The decision and the eventual performance of the operation constitute the action of man, modifying the environmental loads. Both the decision and the performance of the operation involve errors, with respect to the conditions taken for design. These errors combine with the error inherent in any design analysis, due to calculation of environmental forces and modelization of the structure, to form the error in demand. Quality of materials, building, and maintenance also deviate from the-design standards, resulting in an error in capability. The design safety factor, giving an excess of design capability over design demand; must be such that safety is achieved, i.e. that, in operation, capability remains larger than demand, in spite of the influence of all the above mentioned errors, to an acceptably high probability. To carry out illustrative calculations, on a number of systems for marine work, Gaussian distributions are taken for the errors in the factors affecting capability and demand. These calculations show the influence of the various safety parameters on the number of safe operations allowed by the design.

INTRODUCTION

The problem of safety of units for work at sea, and more particularly of offshore units, is given more and more attention. Oil companies, operators, governments, and regulatory bodies strive to obtain a high degree of safety of these units, but, at the same time, owners (oil companies or operators) must make sure that this search for safety does not result in an uneconomical over-design of the units. To achieve both goals, an assessment of safety must be made, i.e the probabilistic distributions of capability and demand must be found, for each constitutive element of the structure, the failure of which is considered unacceptable.

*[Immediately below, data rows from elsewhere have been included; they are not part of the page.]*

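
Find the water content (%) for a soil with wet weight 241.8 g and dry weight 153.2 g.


Result: 57.83 %

Derivation:
Using w = (m_wet - m_dry) / m_dry * 100
m_wet - m_dry = 241.8 - 153.2 = 88.6 g
w = 88.6 / 153.2 * 100
w = 57.83 %


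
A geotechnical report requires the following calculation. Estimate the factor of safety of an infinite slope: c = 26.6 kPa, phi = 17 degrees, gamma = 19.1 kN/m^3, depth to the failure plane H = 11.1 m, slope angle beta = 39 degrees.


Using Fs = c / (gamma*H*sin(beta)*cos(beta)) + tan(phi)/tan(beta)
Cohesion contribution = 26.6 / (19.1*11.1*sin(39)*cos(39))
Cohesion contribution = 0.256538
Friction contribution = tan(17)/tan(39) = 0.377546
Fs = 0.256538 + 0.377546
Fs = 0.634


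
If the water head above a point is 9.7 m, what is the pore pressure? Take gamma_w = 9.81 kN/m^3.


Using u = gamma_w * h_w
u = 9.81 * 9.7
u = 95.16 kPa


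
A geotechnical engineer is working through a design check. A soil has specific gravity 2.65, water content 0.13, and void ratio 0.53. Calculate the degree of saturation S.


Using S = Gs * w / e
S = 2.65 * 0.13 / 0.53
S = 0.65


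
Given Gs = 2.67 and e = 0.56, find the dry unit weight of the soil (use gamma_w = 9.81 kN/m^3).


Using gamma_d = Gs * gamma_w / (1 + e)
gamma_d = 2.67 * 9.81 / (1 + 0.56)
gamma_d = 2.67 * 9.81 / 1.56
gamma_d = 16.79 kN/m^3


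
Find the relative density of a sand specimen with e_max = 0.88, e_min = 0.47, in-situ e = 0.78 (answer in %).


Result: 24.39 %

Derivation:
Using Dr = (e_max - e) / (e_max - e_min) * 100
e_max - e = 0.88 - 0.78 = 0.1
e_max - e_min = 0.88 - 0.47 = 0.41
Dr = 0.1 / 0.41 * 100
Dr = 24.39 %


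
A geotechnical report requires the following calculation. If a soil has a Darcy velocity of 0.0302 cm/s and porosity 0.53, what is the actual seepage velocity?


Using v_s = v_d / n
v_s = 0.0302 / 0.53
v_s = 0.05698 cm/s


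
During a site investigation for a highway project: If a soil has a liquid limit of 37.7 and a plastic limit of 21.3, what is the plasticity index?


Result: 16.4

Derivation:
Using PI = LL - PL
PI = 37.7 - 21.3
PI = 16.4


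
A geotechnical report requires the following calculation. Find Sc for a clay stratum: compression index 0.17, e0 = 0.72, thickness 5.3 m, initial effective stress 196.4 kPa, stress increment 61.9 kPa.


Using Sc = Cc * H / (1 + e0) * log10((sigma0 + delta_sigma) / sigma0)
Stress ratio = (196.4 + 61.9) / 196.4 = 1.31517
log10(1.31517) = 0.118983
Cc * H / (1 + e0) = 0.17 * 5.3 / (1 + 0.72) = 0.523837
Sc = 0.523837 * 0.118983
Sc = 0.0623 m


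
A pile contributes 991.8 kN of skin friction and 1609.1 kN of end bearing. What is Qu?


Using Qu = Qf + Qb
Qu = 991.8 + 1609.1
Qu = 2600.9 kN


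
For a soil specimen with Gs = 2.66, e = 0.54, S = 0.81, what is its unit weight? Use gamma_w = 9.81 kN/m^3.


Using gamma = gamma_w * (Gs + S*e) / (1 + e)
Numerator: Gs + S*e = 2.66 + 0.81*0.54 = 3.0974
Denominator: 1 + e = 1 + 0.54 = 1.54
gamma = 9.81 * 3.0974 / 1.54
gamma = 19.731 kN/m^3


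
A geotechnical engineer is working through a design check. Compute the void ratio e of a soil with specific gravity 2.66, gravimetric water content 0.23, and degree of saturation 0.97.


Using the relation e = Gs * w / S
e = 2.66 * 0.23 / 0.97
e = 0.6307


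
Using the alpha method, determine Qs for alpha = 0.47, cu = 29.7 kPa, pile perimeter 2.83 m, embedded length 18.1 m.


Using Qs = alpha * cu * perimeter * L
Qs = 0.47 * 29.7 * 2.83 * 18.1
Qs = 715.02 kN


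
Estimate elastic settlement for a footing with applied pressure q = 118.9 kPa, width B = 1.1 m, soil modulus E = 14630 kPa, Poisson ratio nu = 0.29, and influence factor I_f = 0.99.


Result: 8.106 mm

Derivation:
Using Se = q * B * (1 - nu^2) * I_f / E
1 - nu^2 = 1 - 0.29^2 = 0.9159
Se = 118.9 * 1.1 * 0.9159 * 0.99 / 14630
Se = 0.008106 m
Convert to mm: Se = 0.008106 * 1000 = 8.106 mm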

At design, both demand and capability are evaluated and the design is based on a safety factor, or a set of safety factors, leaving some margin of design capability over design demand. In operation, demand and capability deviate from their design value. Safety in operations is achieved when the influence of these deviations does not absorb the margin of safety at design. The assessment of safety consists in finding out whether or not the design safety factor is insufficient or more than sufficient to ensure safety for an acceptably large number of operations.

Design demand results from an analysis of the motional and/or structural behaviour of the unit, in a given set of environmental conditions.